Brooklyn-based startup Bulletin is intent on finding the very coolest stuff on the internet, and curating it for people like us who just don’t have time for that—while giving emerging brands a lean way into the retail space. “We wanted to reinvent the way stores work, and make it easier for cool new brands to access physical retail space without schlepping through the crazy maze that is consignment and wholesale,” explains co-founder Ali Kriegsman.
Here’s how it works: brands pay a flat fee to sell their wares in Bulletin’s physical locations, which they can also use for activations, brand launch parties, workshops, and other events. “We believe community is central to the future of retail, where people go to brick and mortar to shop, but also to learn, connect and interact,” says other-co-founder Alana Branston.
This brick-and-mortar commerce is supported by an online shop, with products grouped by theme or buyer segment. Bulletin Broads, for example, is a female collective that hosts 40 brands that make sassy, woman-power swag. “Think pussy pins, pithy tees, feminists zines,” Kriegsman summarizes. Bestsellers include a daggered heart pin that reads “Don’t tell me to smile” and “The future is nasty” postcards—not to mention this magazine.
How do you deal with the constant sense of urgency that comes with being entrepreneurs?
Alana Branston: We talk about this all the time.
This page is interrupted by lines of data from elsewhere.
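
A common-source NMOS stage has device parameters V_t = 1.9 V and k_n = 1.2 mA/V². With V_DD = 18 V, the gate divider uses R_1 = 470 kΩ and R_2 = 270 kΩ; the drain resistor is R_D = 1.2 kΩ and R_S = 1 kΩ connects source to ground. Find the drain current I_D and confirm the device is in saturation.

V_G = V_DD·R_2/(R_1+R_2) = 18×270/740 = 6.57 V.
Assume saturation: I_D = (k_n/2)(V_GS − V_t)² with V_GS = V_G − I_D·R_S = 6.57 − 1·I_D.
Substituting gives 0.6·I_D² − 6.6·I_D + 13.1 = 0, with roots I_D = 2.59 or 8.41 mA.
The root I_D = 8.41 mA gives V_GS = -1.84 V ≤ V_t, so take I_D = 2.59 mA.
Then V_GS = 3.98 V and V_DS = V_DD − I_D(R_D+R_S) = 18 − 2.59×2.2 = 12.3 V.
Saturation requires V_DS ≥ V_GS − V_t = 2.08 V; 12.3 ≥ 2.08 ✓.

I_D ≈ 2.6 mA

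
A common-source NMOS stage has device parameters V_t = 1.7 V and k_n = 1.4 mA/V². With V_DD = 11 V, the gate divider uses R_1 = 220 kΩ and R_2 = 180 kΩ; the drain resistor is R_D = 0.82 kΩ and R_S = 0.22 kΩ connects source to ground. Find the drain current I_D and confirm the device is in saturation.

V_G = V_DD·R_2/(R_1+R_2) = 11×180/400 = 4.95 V.
Assume saturation: I_D = (k_n/2)(V_GS − V_t)² with V_GS = V_G − I_D·R_S = 4.95 − 0.22·I_D.
Substituting gives 0.0339·I_D² − 2·I_D + 7.39 = 0, with roots I_D = 3.96 or 55.1 mA.
The root I_D = 55.1 mA gives V_GS = -7.17 V ≤ V_t, so take I_D = 3.96 mA.
Then V_GS = 4.08 V and V_DS = V_DD − I_D(R_D+R_S) = 11 − 3.96×1.04 = 6.88 V.
Saturation requires V_DS ≥ V_GS − V_t = 2.38 V; 6.88 ≥ 2.38 ✓.

I_D ≈ 4 mA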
We think when you have a good team, a product you believe in and a company you care about, the urgency doesn’t feel stressful or anxiety-laden—it feels fun and exciting. The urgency drives us but it doesn’t leave us pulling our hair out. The two of us could be doing some ridiculous task like building out one of our stores in under five days, but we can laugh through it and have a good time.
Ali Kriegsman: I think we both really do believe in work-life balance as well. We know how important it is to recharge, have a weekend, take a trip, and we want our employees to value those things, too.
How have you grown, both as entrepreneurs and personally, as you’ve grown your business?
Ali Kriegsman: We began working together on the initial version of Bulletin, which was a shoppable magazine where readers could learn about the coolest new small brands and buy their products. Alana has always loved working with small brands and I loved to write, so we just began chipping away at Bulletin as a side project. Not to say we didn’t take it seriously, but at the time it was just a nice, fun escape while we slaved away at our full-time tech jobs.
But when we eventually retooled the business to focus on physical retail and created our rent-share model for brick-and-mortar, we saw that we had a strong, viable business model on our hands. Small brands were very eager to pay a flat fee for square footage. We booked out our first space in under 10 days. That shift really challenged us to take the business seriously, because we saw that we could potentially change an entire industry. Now we’re both almost now manically fixated on scaling the elements of our business that are working well.
Alana Branston: I think we’ve personally become a lot tougher, too. When you are running your own show, you have to learn to stand up for yourself and push for what you want. Now that we run a company where we’ve had to pitch investors, negotiate real estate deals, hire people, fire people, build partnerships…There have been so many instances where people underestimate us, try to take advantage of us, or just undermine what we’re doing. We’ve have to learn to put ourselves out there and stand up for our business, because quite literally no one else will. We’ve become more fearless and bold.
How do you leverage your influence and leadership to create a wider movement of change?
Ali Kriegsman: I think a good example of our effort to leverage our stores and influence change is Bulletin Broads, our Brooklyn store. We were inspired to create Bulletin Broads as a direct response to the current political climate. We curated 40 of our favorite female-run brands and facilitated a rent share for them in the heart of Williamsburg. We think of Broads as both a store and feminist brand collective where these entrepreneurs can meet, do events, and create a little hub of resistance against our administration and the state of reproductive rights, equal pay, and more.
Alana Branston: We didn’t just want to open a new concept store and sell a ton of product. We wanted those sales to mean something greater. So we quickly decided to collaborate with Planned Parenthood. Ten percent of all store sales go directly to clinics around New York City.
Ali Kriegsman: We’re working on our second Bulletin Broads store as we speak, and are on the hunt for an amazing location with just as much exposure. We think there is a lot of power in physical space and physical retail if done right, and we’d love nothing more than to leverage that power for good.